Common variants in the NLRP3 region contribute to Crohn's disease susceptibility

Abstract

We used a candidate gene approach to identify a set of SNPs, located in a predicted regulatory region on chromosome 1q44 downstream of NLRP3 (previously known as CIAS1 and NALP3) that are associated with Crohn's disease. The associations were consistently replicated in four sample sets from individuals of European descent. In the combined analysis of all samples (710 father-mother-child trios, 239 cases and 107 controls), these SNPs were strongly associated with risk of Crohn's disease (P(combined) = 3.49 x 10(-9), odds ratio = 1.78, confidence interval = 1.47-2.16 for rs10733113), reaching a level consistent with the stringent significance thresholds imposed by whole-genome association studies.

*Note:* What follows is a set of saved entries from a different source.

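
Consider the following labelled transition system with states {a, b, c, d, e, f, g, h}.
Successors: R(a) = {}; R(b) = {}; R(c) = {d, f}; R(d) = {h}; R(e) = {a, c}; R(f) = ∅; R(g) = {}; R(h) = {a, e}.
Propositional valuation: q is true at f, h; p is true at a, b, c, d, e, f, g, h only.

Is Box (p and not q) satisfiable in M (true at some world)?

Yes

Let φ = Box (p and not q). Evaluate φ at each world:
  a (successors ∅): φ is true.
  b (successors ∅): φ is true.
  c (successors {d, f}): φ is false.
  d (successors {h}): φ is false.
  e (successors {a, c}): φ is true.
  f (successors ∅): φ is true.
  g (successors ∅): φ is true.
  h (successors {a, e}): φ is true.
Detail at a (witness):
  At a: no accessible worlds, so Box (p and not q) holds vacuously.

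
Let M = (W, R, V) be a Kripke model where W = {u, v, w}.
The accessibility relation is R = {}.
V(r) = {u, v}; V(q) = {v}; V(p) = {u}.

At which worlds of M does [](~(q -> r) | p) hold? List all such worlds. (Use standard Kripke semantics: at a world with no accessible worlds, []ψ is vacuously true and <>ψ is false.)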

In addition, we observed significant associations between SNPs in the associated regions and NLRP3 expression and IL-1beta production. Mutations in NLRP3 are known to be responsible for three rare autoinflammatory disorders. These results suggest that the NLRP3 region is also implicated in the susceptibility of more common inflammatory diseases such as Crohn's disease.

Figure 1. Association results for the five Crohn's disease sample sets

Top panel shows SNPs, their positions in the genes and the linkage disequilibrium structure between them. SNP names in red were genotyped in the second phase of the study, subsequent to the sequencing experiment. Middle panel shows D′ in the upper left and r² in the lower right. (a–e) Lower panels show results from association analysis of Leuven trios (a), Liège trios (b), Liège case-control cohort (c), Québec trios (d) and Toronto trios (e). P values for individual alleles are reported in a logarithmic scale on the y axis. Color spectrum represents strength of linkage disequilibrium and frequency of the associated alleles.

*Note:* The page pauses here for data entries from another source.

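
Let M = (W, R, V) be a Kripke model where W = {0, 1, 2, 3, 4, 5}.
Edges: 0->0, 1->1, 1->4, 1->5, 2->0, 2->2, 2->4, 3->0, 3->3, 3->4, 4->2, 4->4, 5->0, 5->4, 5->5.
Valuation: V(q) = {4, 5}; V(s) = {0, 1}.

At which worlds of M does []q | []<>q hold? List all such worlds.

Let φ = []q | []<>q. Evaluate φ at each world:
  0 (successors {0}): φ is false.
  1 (successors {1, 4, 5}): φ is true.
  2 (successors {0, 2, 4}): φ is false.
  3 (successors {0, 3, 4}): φ is false.
  4 (successors {2, 4}): φ is true.
  5 (successors {0, 4, 5}): φ is false.
For instance, at 2:
  At 2: []q is false, []<>q is false, so []q | []<>q is false.
    At 2: []q requires q at every successor {0, 2, 4}.
      q fails at 0, so []q is false at 2.
    At 2: []<>q requires <>q at every successor {0, 2, 4}.
      <>q fails at 0, so []<>q is false at 2.
Satisfying worlds: {1, 4}

1, 4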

Figure 2. NLRP3 functional study results

(a,b) Linear regression analysis of NLRP3 mRNA level versus rs4353135 genotype in DNA-RNA matched freshly isolated PBCs (a; n = 30) and monocytes (b; n = 31) obtained from healthy individuals. Genotypes of the six Crohn's disease (CD)-associated SNPs (Table 1) were obtained by sequencing. Mean threshold cycle (C_t) was calculated for each sample from three replicates and then used to calculate relative expression level (ΔC_t), which is the difference between NLRP3 C_t and endogenous control 18S RNA C_t. Fold change in NLRP3 expression was calculated using comparative C_t method (see Methods), using as a reference the average ΔC_t of homozygosity for the risk allele. (c,d) Linear regression analysis of IL-1β production (pg/ml) versus rs6672995 genotype for unstimulated (c) and LPS-stimulated (d; 1.0 µg/ml) conditions after 3 h of incubation. ΔC_t (a,b) and IL-1β level (c,d) for each individual are shown in red; regression lines are shown as dashed lines (a–d). (e) Quantitative real-time PCR analysis of Nlrp3 expression in colons of healthy mice (n = 6), mice with acute TNBS-induced colitis (n = 12) and mice with chronic TNBS-induced colitis (n = 6). (f) Quantitative real-time PCR analysis of NLRP3 expression in colon specimens from healthy individuals (n = 35) and individuals with Crohn's disease (n = 25). Expression was normalized to 18S RNA expression; each bar represents mean fold change in NLRP3 expression ± s.e.m. normalized to that of healthy colon specimens (e,f).